New York's main contract, light sweet crude for delivery in April, settled at $102.70 a barrel, down $1.68 from Wednesday's close.
In London, Brent North Sea crude for April slipped 51 cents to $115.43 a barrel.
Worries about potentially weakening oil demand outweighed market concerns about raging fighting in oil-producing Libya between forces loyal to leader Moamer Gadhafi and rebels.
Matt Smith of Summit Energy said the market shifted focus away from unrest in the Arab world "just because of the downgrade of Spain by Moody's."
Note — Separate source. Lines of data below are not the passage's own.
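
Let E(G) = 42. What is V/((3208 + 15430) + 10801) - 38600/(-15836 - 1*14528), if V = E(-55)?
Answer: 94801724/74490483 ≈ 1.2727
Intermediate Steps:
V = 42
V/((3208 + 15430) + 10801) - 38600/(-15836 - 1*14528) = 42/((3208 + 15430) + 10801) - 38600/(-15836 - 1*14528) = 42/(18638 + 10801) - 38600/(-15836 - 14528) = 42/29439 - 38600/(-30364) = 42*(1/29439) - 38600*(-1/30364) = 14/9813 + 9650/7591 = 94801724/74490483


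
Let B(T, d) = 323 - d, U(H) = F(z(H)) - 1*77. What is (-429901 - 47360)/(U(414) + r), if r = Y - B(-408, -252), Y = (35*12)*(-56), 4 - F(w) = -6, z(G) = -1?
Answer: 159087/8054 ≈ 19.753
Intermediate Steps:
F(w) = 10 (F(w) = 4 - 1*(-6) = 4 + 6 = 10)
U(H) = -67 (U(H) = 10 - 1*77 = 10 - 77 = -67)
Y = -23520 (Y = 420*(-56) = -23520)
r = -24095 (r = -23520 - (323 - 1*(-252)) = -23520 - (323 + 252) = -23520 - 1*575 = -23520 - 575 = -24095)
(-429901 - 47360)/(U(414) + r) = (-429901 - 47360)/(-67 - 24095) = -477261/(-24162) = -477261*(-1/24162) = 159087/8054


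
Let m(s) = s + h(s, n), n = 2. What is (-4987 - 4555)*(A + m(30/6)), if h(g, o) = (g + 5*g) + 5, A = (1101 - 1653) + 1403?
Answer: -8501922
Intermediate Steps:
A = 851 (A = -552 + 1403 = 851)
h(g, o) = 5 + 6*g (h(g, o) = 6*g + 5 = 5 + 6*g)
m(s) = 5 + 7*s (m(s) = s + (5 + 6*s) = 5 + 7*s)
(-4987 - 4555)*(A + m(30/6)) = (-4987 - 4555)*(851 + (5 + 7*(30/6))) = -9542*(851 + (5 + 7*(30*(⅙)))) = -9542*(851 + (5 + 7*5)) = -9542*(851 + (5 + 35)) = -9542*(851 + 40) = -9542*891 = -8501922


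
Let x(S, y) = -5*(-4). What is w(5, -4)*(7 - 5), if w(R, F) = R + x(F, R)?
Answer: 50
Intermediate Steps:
x(S, y) = 20
w(R, F) = 20 + R (w(R, F) = R + 20 = 20 + R)
w(5, -4)*(7 - 5) = (20 + 5)*(7 - 5) = 25*2 = 50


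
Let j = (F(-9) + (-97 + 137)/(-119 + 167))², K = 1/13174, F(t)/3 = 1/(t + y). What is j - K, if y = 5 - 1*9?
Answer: 14547641/40075308 ≈ 0.36301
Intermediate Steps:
y = -4 (y = 5 - 9 = -4)
F(t) = 3/(-4 + t) (F(t) = 3/(t - 4) = 3/(-4 + t))
K = 1/13174 ≈ 7.5907e-5
j = 2209/6084 (j = (3/(-4 - 9) + (-97 + 137)/(-119 + 167))² = (3/(-13) + 40/48)² = (3*(-1/13) + 40*(1/48))² = (-3/13 + ⅚)² = (47/78)² = 2209/6084 ≈ 0.36308)
j - K = 2209/6084 - 1*1/13174 = 2209/6084 - 1/13174 = 14547641/40075308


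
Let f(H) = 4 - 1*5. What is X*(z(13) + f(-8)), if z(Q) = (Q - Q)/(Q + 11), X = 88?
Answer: -88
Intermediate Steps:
f(H) = -1 (f(H) = 4 - 5 = -1)
z(Q) = 0 (z(Q) = 0/(11 + Q) = 0)
X*(z(13) + f(-8)) = 88*(0 - 1) = 88*(-1) = -88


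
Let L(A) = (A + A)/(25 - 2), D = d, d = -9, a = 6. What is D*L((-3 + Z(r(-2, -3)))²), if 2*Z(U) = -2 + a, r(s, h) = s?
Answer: -18/23 ≈ -0.78261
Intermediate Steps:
D = -9
Z(U) = 2 (Z(U) = (-2 + 6)/2 = (½)*4 = 2)
L(A) = 2*A/23 (L(A) = (2*A)/23 = (2*A)*(1/23) = 2*A/23)
D*L((-3 + Z(r(-2, -3)))²) = -18*(-3 + 2)²/23 = -18*(-1)²/23 = -18/23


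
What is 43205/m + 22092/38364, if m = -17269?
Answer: -106334156/55208993 ≈ -1.9260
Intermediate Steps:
43205/m + 22092/38364 = 43205/(-17269) + 22092/38364 = 43205*(-1/17269) + 22092*(1/38364) = -43205/17269 + 1841/3197 = -106334156/55208993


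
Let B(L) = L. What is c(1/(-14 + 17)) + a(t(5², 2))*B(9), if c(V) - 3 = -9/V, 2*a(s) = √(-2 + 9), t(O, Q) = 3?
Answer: -24 + 9*√7/2 ≈ -12.094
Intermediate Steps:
a(s) = √7/2 (a(s) = √(-2 + 9)/2 = √7/2)
c(V) = 3 - 9/V
c(1/(-14 + 17)) + a(t(5², 2))*B(9) = (3 - 9/(1/(-14 + 17))) + (√7/2)*9 = (3 - 9/(1/3)) + 9*√7/2 = (3 - 9/⅓) + 9*√7/2 = (3 - 9*3) + 9*√7/2 = (3 - 27) + 9*√7/2 = -24 + 9*√7/2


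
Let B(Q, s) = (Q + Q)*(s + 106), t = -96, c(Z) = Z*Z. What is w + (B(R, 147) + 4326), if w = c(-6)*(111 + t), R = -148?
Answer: -70022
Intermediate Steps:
c(Z) = Z²
w = 540 (w = (-6)²*(111 - 96) = 36*15 = 540)
B(Q, s) = 2*Q*(106 + s) (B(Q, s) = (2*Q)*(106 + s) = 2*Q*(106 + s))
w + (B(R, 147) + 4326) = 540 + (2*(-148)*(106 + 147) + 4326) = 540 + (2*(-148)*253 + 4326) = 540 + (-74888 + 4326) = 540 - 70562 = -70022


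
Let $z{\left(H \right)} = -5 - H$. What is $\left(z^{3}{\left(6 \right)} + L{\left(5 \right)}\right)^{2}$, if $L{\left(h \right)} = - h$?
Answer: $1784896$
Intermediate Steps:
$\left(z^{3}{\left(6 \right)} + L{\left(5 \right)}\right)^{2} = \left(\left(-5 - 6\right)^{3} - 5\right)^{2} = \left(\left(-11\right)^{3} - 5\right)^{2} = \left(-1331 - 5\right)^{2} = \left(-1336\right)^{2} = 1784896$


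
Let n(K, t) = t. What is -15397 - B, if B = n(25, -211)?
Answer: -15186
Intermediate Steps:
B = -211
-15397 - B = -15397 - 1*(-211) = -15397 + 211 = -15186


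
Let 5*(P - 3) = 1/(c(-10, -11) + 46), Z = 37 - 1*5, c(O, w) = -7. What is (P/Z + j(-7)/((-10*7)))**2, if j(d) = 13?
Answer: 160801/19079424 ≈ 0.0084280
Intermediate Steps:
Z = 32 (Z = 37 - 5 = 32)
P = 586/195 (P = 3 + 1/(5*(-7 + 46)) = 3 + (1/5)/39 = 3 + (1/5)*(1/39) = 3 + 1/195 = 586/195 ≈ 3.0051)
(P/Z + j(-7)/((-10*7)))**2 = ((586/195)/32 + 13/((-10*7)))**2 = ((586/195)*(1/32) + 13/(-70))**2 = (293/3120 + 13*(-1/70))**2 = (293/3120 - 13/70)**2 = (-401/4368)**2 = 160801/19079424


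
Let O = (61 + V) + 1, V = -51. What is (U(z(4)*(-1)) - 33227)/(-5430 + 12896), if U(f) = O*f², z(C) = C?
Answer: -33051/7466 ≈ -4.4269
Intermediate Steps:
O = 11 (O = (61 - 51) + 1 = 10 + 1 = 11)
U(f) = 11*f²
(U(z(4)*(-1)) - 33227)/(-5430 + 12896) = (11*(4*(-1))² - 33227)/(-5430 + 12896) = (11*(-4)² - 33227)/7466 = (11*16 - 33227)*(1/7466) = (176 - 33227)*(1/7466) = -33051*1/7466 = -33051/7466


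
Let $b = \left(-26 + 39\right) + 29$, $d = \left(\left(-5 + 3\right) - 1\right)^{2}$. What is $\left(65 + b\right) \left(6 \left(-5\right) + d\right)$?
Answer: $-2247$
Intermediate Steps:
$d = 9$ ($d = \left(-2 - 1\right)^{2} = \left(-3\right)^{2} = 9$)
$b = 42$ ($b = 13 + 29 = 42$)
$\left(65 + b\right) \left(6 \left(-5\right) + d\right) = \left(65 + 42\right) \left(6 \left(-5\right) + 9\right) = 107 \left(-30 + 9\right) = 107 \left(-21\right) = -2247$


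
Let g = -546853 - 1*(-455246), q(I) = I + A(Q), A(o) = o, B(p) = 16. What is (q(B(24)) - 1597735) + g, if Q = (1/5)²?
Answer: -42233149/25 ≈ -1.6893e+6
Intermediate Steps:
Q = 1/25 (Q = (1*(⅕))² = (⅕)² = 1/25 ≈ 0.040000)
q(I) = 1/25 + I (q(I) = I + 1/25 = 1/25 + I)
g = -91607 (g = -546853 + 455246 = -91607)
(q(B(24)) - 1597735) + g = ((1/25 + 16) - 1597735) - 91607 = (401/25 - 1597735) - 91607 = -39942974/25 - 91607 = -42233149/25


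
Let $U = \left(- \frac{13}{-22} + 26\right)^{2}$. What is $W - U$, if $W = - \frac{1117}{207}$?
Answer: $- \frac{71381203}{100188} \approx -712.47$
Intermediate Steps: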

Rating agency Moody's cut Spain's sovereign rating, renewing concerns that a eurozone debt crisis was spreading from Greece and Ireland to one of the biggest economies in the 17-nation bloc.
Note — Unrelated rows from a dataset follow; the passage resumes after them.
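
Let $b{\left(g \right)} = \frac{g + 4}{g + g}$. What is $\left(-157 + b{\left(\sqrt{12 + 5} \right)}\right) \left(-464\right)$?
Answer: $72616 - \frac{928 \sqrt{17}}{17} \approx 72391.0$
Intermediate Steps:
$b{\left(g \right)} = \frac{4 + g}{2 g}$
$\left(-157 + b{\left(\sqrt{12 + 5} \right)}\right) \left(-464\right) = \left(-157 + \frac{4 + \sqrt{12 + 5}}{2 \sqrt{12 + 5}}\right) \left(-464\right) = \left(-157 + \frac{4 + \sqrt{17}}{2 \sqrt{17}}\right) \left(-464\right) = \left(-157 + \frac{\frac{\sqrt{17}}{17} \left(4 + \sqrt{17}\right)}{2}\right) \left(-464\right) = \left(-157 + \frac{\sqrt{17} \left(4 + \sqrt{17}\right)}{34}\right) \left(-464\right) = 72848 - \frac{232 \sqrt{17} \left(4 + \sqrt{17}\right)}{17}$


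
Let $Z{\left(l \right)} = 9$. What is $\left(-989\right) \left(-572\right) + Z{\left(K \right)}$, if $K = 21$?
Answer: $565717$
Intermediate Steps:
$\left(-989\right) \left(-572\right) + Z{\left(K \right)} = \left(-989\right) \left(-572\right) + 9 = 565708 + 9 = 565717$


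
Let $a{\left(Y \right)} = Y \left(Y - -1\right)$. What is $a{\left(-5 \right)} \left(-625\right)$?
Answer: $-12500$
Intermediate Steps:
$a{\left(Y \right)} = Y \left(1 + Y\right)$ ($a{\left(Y \right)} = Y \left(Y + 1\right) = Y \left(1 + Y\right)$)
$a{\left(-5 \right)} \left(-625\right) = - 5 \left(1 - 5\right) \left(-625\right) = \left(-5\right) \left(-4\right) \left(-625\right) = 20 \left(-625\right) = -12500$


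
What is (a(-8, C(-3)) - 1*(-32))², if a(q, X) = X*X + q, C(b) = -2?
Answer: 784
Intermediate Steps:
a(q, X) = q + X² (a(q, X) = X² + q = q + X²)
(a(-8, C(-3)) - 1*(-32))² = ((-8 + (-2)²) - 1*(-32))² = ((-8 + 4) + 32)² = (-4 + 32)² = 28² = 784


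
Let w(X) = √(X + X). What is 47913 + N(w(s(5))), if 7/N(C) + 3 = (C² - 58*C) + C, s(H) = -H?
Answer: 1564790576/32659 + 399*I*√10/32659 ≈ 47913.0 + 0.038634*I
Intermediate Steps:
w(X) = √2*√X (w(X) = √(2*X) = √2*√X)
N(C) = 7/(-3 + C² - 57*C) (N(C) = 7/(-3 + ((C² - 58*C) + C)) = 7/(-3 + (C² - 57*C)) = 7/(-3 + C² - 57*C))
47913 + N(w(s(5))) = 47913 + 7/(-3 + (√2*√(-1*5))² - 57*√2*√(-1*5)) = 47913 + 7/(-3 + (√2*√(-5))² - 57*√2*√(-5)) = 47913 + 7/(-3 + (√2*(I*√5))² - 57*√2*I*√5) = 47913 + 7/(-3 + (I*√10)² - 57*I*√10) = 47913 + 7/(-3 - 10 - 57*I*√10) = 47913 + 7/(-13 - 57*I*√10)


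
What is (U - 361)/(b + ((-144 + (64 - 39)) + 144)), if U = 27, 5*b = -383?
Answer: 835/129 ≈ 6.4729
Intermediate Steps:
b = -383/5 (b = (1/5)*(-383) = -383/5 ≈ -76.600)
(U - 361)/(b + ((-144 + (64 - 39)) + 144)) = (27 - 361)/(-383/5 + ((-144 + (64 - 39)) + 144)) = -334/(-383/5 + ((-144 + 25) + 144)) = -334/(-383/5 + (-119 + 144)) = -334/(-383/5 + 25) = -334/(-258/5) = -334*(-5/258) = 835/129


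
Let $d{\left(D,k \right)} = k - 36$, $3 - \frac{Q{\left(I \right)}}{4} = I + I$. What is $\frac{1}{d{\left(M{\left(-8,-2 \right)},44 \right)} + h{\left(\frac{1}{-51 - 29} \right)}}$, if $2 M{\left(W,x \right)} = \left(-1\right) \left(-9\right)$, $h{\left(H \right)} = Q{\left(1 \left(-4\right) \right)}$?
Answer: $\frac{1}{52} \approx 0.019231$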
A pair of trade balance reports from the world's two largest economies also dented market sentiment. The US trade deficit rose to a seven-month high in January as imports from China surged and oil prices rose, overwhelming a solid gain in exports.
China posted an unexpected trade deficit for February, the first gap in nearly a year as exports dramatically slowed, raising concerns that the main engine of global economic growth was sputtering.
VTB Capital oil analyst Andrey Kryuchenkov said that market sentiment was hit by concern over the global economic outlook.
Kryuchenkov told AFP that oil prices fell on "growth concerns... on the back of China's trade deficit and Moody's downgrade on Spain earlier today."
"A stronger dollar weighed on oil prices with crude suffering from a broader market sell-off despite intensifying fighting in Libya, as output from the North African producer is largely priced in by now," he added.
Libya's crude oil exports have slowed sharply in the past week and are now significantly below the 500,000 barrels a day reported last week, the Paris-based International Energy Agency reported on Thursday.
Traders braced for possible protests in Saudi Arabia Friday. Facebook activists have called for a "Day of Rage" of street protests in the OPEC kingpin.
"The main focus remains on the Middle East crisis, as any potential protests for Friday's 'Day of Rage' in Saudi Arabia could make crude oil prices to surge higher, with Brent possibly retesting the $120 per barrel area," Sucden analyst Myrto Sokou told AFP.
Oil prices have spiked to more than two-year highs in recent days amid escalating violence and supply shortfalls in Libya.